Clean energy joint venture EDF Energy Renewables is to build a new offshore wind farm off the coast of Blyth in Northumberland.
Construction work for the project has begun onshore with offshore work due to start in 2017. The offshore wind farm will consist of five turbines of 41.5 MW capacity, providing enough clean energy to power 33,000 homes. The project has permission for a maximum total generating capacity of almost 100 MW with the power being transported to an electricity substation at Blyth to be constructed by Balfour Beatty.
The project is wholly owned by EDF Energies Nouvelles but will be built by EDF Energy Renewables, a 50-50 UK joint venture between EDF Energies Nouvelles and EDF Energy. It will use the latest generation offshore wind turbines, manufactured and installed by MHI Vestas Offshore Wind and will be the first project to use 66 kilovolt cable technology. This will be installed by VMBS who specialise in subsea power cable installation. . The standard voltage for cables has been 33Kv until now but with turbines growing in power a higher specification has been developed.
The concrete gravity base foundations are the first of their kind to be built in the world and the new installation method of ‘float and sink’ will be used for the project. This is the first time this method has been used for wind turbines. The foundations will be designed and built by Royal BAM Group in the Neptune dry dock on the Tyne and will then be floated and sunk in position using tugs.

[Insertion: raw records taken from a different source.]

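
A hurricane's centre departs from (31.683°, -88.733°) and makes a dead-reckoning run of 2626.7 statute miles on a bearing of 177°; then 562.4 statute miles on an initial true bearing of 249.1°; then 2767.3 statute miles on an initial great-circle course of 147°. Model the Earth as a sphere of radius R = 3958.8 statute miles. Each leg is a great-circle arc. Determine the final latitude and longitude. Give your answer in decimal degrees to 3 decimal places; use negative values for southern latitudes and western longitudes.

latitude -40.866°, longitude -66.965°

Apply the spherical direct solution leg by leg, carrying full precision between legs.
Leg 1: from (31.683°, -88.733°), δ = 2626.7/3958.8 = 0.663509 rad, θ = 177° → φ = -6.292°, λ = -86.875°.
Leg 2: from (-6.292°, -86.875°), δ = 562.4/3958.8 = 0.142063 rad, θ = 249.1° → φ = -9.131°, λ = -94.574°.
Leg 3: from (-9.131°, -94.574°), δ = 2767.3/3958.8 = 0.699025 rad, θ = 147° → φ = -40.866°, λ = -66.965°.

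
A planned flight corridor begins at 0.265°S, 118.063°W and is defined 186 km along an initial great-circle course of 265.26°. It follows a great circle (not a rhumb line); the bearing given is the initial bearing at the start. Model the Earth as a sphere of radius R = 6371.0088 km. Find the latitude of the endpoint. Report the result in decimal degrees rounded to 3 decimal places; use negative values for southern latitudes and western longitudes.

latitude -0.403°

Angular distance δ = d/R = 186 / 6371.0088 = 0.029195 rad.
With φ₁ = -0.265° = -0.004625 rad and θ = 265.26° = 4.629660 rad:
sin φ₂ = sin φ₁ cos δ + cos φ₁ sin δ cos θ = (-0.004625)(0.999574) + (0.999989)(0.029191)(-0.082634) = -0.007035
φ₂ = asin(-0.007035) = -0.007035 rad = -0.403°.
Δλ = atan2( sin θ sin δ cos φ₁ , cos δ − sin φ₁ sin φ₂ ) = atan2(-0.029090, 0.999541) = -0.029096 rad = -1.667°.
λ₂ = λ₁ + Δλ = -119.730°.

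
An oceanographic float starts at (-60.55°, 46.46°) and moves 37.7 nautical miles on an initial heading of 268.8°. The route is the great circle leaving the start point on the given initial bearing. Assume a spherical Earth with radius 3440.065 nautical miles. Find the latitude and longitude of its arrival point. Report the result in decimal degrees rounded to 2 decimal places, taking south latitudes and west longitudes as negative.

δ = 37.7/3440.065 = 0.010959 rad (0.6279°).
With φ₁ = -60.55° = -1.056797 rad and θ = 268.8° = 4.691445 rad:
sin φ₂ = sin φ₁ cos δ + cos φ₁ sin δ cos θ = (-0.870785)(0.999940) + (0.491664)(0.010959)(-0.020942) = -0.870846
φ₂ = asin(-0.870846) = -1.056920 rad = -60.56°.
Δλ = atan2( sin θ sin δ cos φ₁ , cos δ − sin φ₁ sin φ₂ ) = atan2(-0.005387, 0.241621) = -0.022291 rad = -1.28°.
λ₂ = λ₁ + Δλ = 45.18°.

latitude -60.56°, longitude 45.18°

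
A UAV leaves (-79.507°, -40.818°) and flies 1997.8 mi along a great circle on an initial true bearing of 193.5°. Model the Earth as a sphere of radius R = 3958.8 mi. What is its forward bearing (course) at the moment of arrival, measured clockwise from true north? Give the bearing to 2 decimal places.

final bearing 352.44°

δ = 1997.8/3958.8 = 0.504648 rad (28.9142°).
With φ₁ = -79.507° = -1.387659 rad and θ = 193.5° = 3.377212 rad:
Applying the spherical law of cosines for sides, sin φ₂ = sin φ₁ cos δ + cos φ₁ sin δ cos θ = -0.946326, so φ₂ = -71.143°.
For the longitude increment, Δλ = atan2( sin θ sin δ cos φ₁, cos δ − sin φ₁ sin φ₂ ) = atan2(-0.020555, -0.055156) = -159.561°.
λ₂ = -40.818° + -159.561° = -200.379°, normalized to (−180°, 180°] → 159.621°.
The forward bearing on arrival equals the back-azimuth from the destination plus 180°.
Back-azimuth from P₂ (-71.14°, 159.62°) to P₁ (-79.51°, -40.82°), with Δλ' = λ₁ − λ₂ = -200.44°: atan2( sin Δλ' cos φ₁ , cos φ₂ sin φ₁ − sin φ₂ cos φ₁ cos Δλ' ) = 172.44°.
Final bearing = (172.44° + 180°) mod 360° = 352.44°.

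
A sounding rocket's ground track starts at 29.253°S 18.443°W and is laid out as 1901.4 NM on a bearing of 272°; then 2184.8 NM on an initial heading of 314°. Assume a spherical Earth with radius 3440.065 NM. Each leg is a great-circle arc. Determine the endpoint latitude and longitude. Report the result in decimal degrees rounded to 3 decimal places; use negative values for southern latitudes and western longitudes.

latitude 3.198°, longitude -78.669°

Apply the spherical direct solution leg by leg, carrying full precision between legs.
Leg 1: from (-29.253°, -18.443°), δ = 1901.4/3440.065 = 0.552722 rad, θ = 272° → φ = -23.573°, λ = -53.365°.
Leg 2: from (-23.573°, -53.365°), δ = 2184.8/3440.065 = 0.635104 rad, θ = 314° → φ = 3.198°, λ = -78.669°.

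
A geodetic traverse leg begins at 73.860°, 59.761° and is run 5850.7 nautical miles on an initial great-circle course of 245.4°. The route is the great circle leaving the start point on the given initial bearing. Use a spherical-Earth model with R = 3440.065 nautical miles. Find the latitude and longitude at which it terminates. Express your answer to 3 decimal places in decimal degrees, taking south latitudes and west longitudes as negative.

Angular distance δ = d/R = 5850.7 / 3440.065 = 1.700753 rad.
With φ₁ = 73.860° = 1.289100 rad and θ = 245.4° = 4.283038 rad:
Destination latitude: φ₂ = arcsin( sin φ₁ cos δ + cos φ₁ sin δ cos θ ) = arcsin(-0.239227) = -13.841°.
Δλ = atan2( sin θ sin δ cos φ₁ , cos δ − sin φ₁ sin φ₂ ) = atan2(-0.250623, 0.100207) = -1.190434 rad = -68.207°.
λ₂ = λ₁ + Δλ = -8.446°.

latitude -13.841°, longitude -8.446°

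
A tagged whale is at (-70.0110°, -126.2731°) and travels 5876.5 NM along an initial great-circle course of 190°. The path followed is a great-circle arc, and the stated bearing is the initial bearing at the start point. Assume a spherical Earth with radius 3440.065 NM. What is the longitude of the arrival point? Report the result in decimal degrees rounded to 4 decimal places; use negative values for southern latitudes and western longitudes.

Angular distance δ = d/R = 5876.5 / 3440.065 = 1.708253 rad.
With φ₁ = -70.0110° = -1.221922 rad and θ = 190° = 3.316126 rad:
sin φ₂ = sin φ₁ cos δ + cos φ₁ sin δ cos θ = (-0.939758)(-0.137024) + (0.341840)(0.990568)(-0.984808) = -0.204702
φ₂ = asin(-0.204702) = -0.206159 rad = -11.8120°.
For the longitude increment, Δλ = atan2( sin θ sin δ cos φ₁, cos δ − sin φ₁ sin φ₂ ) = atan2(-0.058800, -0.329394) = -169.8788°.
λ₂ = -126.2731° + -169.8788° = -296.1519°, normalized to (−180°, 180°] → 63.8481°.

longitude 63.8481°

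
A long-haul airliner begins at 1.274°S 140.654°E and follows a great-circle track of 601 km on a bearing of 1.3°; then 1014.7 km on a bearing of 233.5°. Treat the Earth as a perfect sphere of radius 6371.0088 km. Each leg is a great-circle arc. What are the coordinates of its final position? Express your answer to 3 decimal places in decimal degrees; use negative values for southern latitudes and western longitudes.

latitude -1.317°, longitude 133.450°

Apply the spherical direct solution leg by leg, carrying full precision between legs.
Leg 1: from (-1.274°, 140.654°), δ = 601/6371.0088 = 0.094334 rad, θ = 1.3° → φ = 4.130°, λ = 140.777°.
Leg 2: from (4.130°, 140.777°), δ = 1014.7/6371.0088 = 0.159268 rad, θ = 233.5° → φ = -1.317°, λ = 133.450°.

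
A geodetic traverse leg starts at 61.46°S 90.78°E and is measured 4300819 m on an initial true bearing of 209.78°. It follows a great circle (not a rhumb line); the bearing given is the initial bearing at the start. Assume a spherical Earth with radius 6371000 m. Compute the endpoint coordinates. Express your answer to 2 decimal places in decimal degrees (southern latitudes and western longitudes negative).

latitude -70.90°, longitude -17.66°

δ = 4300819/6371000 = 0.675062 rad (38.6782°).
With φ₁ = -61.46° = -1.072679 rad and θ = 209.78° = 3.661352 rad:
sin φ₂ = sin φ₁ cos δ + cos φ₁ sin δ cos θ = (-0.878484)(0.780668) + (0.477772)(0.624946)(-0.867939) = -0.944955
φ₂ = asin(-0.944955) = -1.237457 rad = -70.90°.
Then Δλ = atan2(-0.148297, -0.049459) = -1.892711 rad, from sin θ sin δ cos φ₁ over cos δ − sin φ₁ sin φ₂.
λ₂ = λ₁ + Δλ = -17.66°.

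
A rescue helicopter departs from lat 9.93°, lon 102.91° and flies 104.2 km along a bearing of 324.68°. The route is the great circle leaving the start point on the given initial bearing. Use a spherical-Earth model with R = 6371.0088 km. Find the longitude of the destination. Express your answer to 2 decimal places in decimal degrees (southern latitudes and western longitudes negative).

δ = 104.2/6371.0088 = 0.016355 rad (0.9371°).
With φ₁ = 9.93° = 0.173311 rad and θ = 324.68° = 5.666735 rad:
Applying the spherical law of cosines for sides, sin φ₂ = sin φ₁ cos δ + cos φ₁ sin δ cos θ = 0.185566, so φ₂ = 10.69°.
Δλ = atan2( sin θ sin δ cos φ₁ , cos δ − sin φ₁ sin φ₂ ) = atan2(-0.009314, 0.967866) = -0.009623 rad = -0.55°.
λ₂ = λ₁ + Δλ = 102.36°.

longitude 102.36°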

“As a company, we already have a strong presence in the North East, in low carbon electricity generation and serving customers including our first offshore wind farm at Teesside so we’re pleased to be able to add another project to our portfolio in the region” said Matthieu Hue, EDF Energy Renewables CEO. “We are delighted that the gravity based foundations will be made in Newcastle. The Port of Blyth will be used for operations and maintenance and the blades for the turbines will be made on the Isle of Wight.”